The institute’s scientific collection, which belongs to the research department, contains 18 million specimens in jars and other special containers. With its mission ‘To Explore, Explain and Protect the Natural World’, the academy’s design programme was always destined to be a sustainable one. Apart from the building’s energy-saving features, valuable consideration was given to the choice of materials and to the re-using of building elements from the old academy.
The structure’s insulation consists in part of recycled denim jeans, and the roof not only gives a bit of nature back, but also functions to stop heat escaping. In the middle of the roofscape, over the interior piazza, is a large, glazed skylight; lots of smaller, hole-like skylights are dotted across the roof, offering natural daylight and opening automatically to give the interiors natural ventilation.

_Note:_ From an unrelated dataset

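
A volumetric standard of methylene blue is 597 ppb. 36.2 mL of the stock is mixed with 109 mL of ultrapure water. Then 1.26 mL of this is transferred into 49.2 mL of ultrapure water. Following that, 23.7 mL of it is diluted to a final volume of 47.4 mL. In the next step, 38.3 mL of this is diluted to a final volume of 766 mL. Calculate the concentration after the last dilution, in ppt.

92.9 ppt

Overall dilution factor = 4.011 × 40.05 × 2 × 20 = 6425.
597 ppb / 6425 = 0.0929 ppb = 92.9 ppt.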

Skylights in the roof allow sunlight to reach the living rainforest and coral reef. They also open automatically to allow heat to escape,
The green roof stretches all the way to the outer walls, where it meets a glass canopy containing over 55,000 solar-energy cells. The roof’s substructure consists of a combination of concrete and steel framework. A water-retentive layer is built into the roof structure. The rest of the building is realised in light-grey exposed concrete (including the African Hall, whose original rendering in limestone was reused); the moulding holes were left open to allow for the fixing of exhibits.
So forget Le Corbusier’s charters, the books of Vitruvius, and other manifestos.
Instead, let’s sing together the words of the Wombles’ (almost architecturally modern) theme tune:
Underground, overground, wombling free
The Wombles of Wimbledon Common are we
Making good use of the things that we find
Things that the everyday folks leave behind.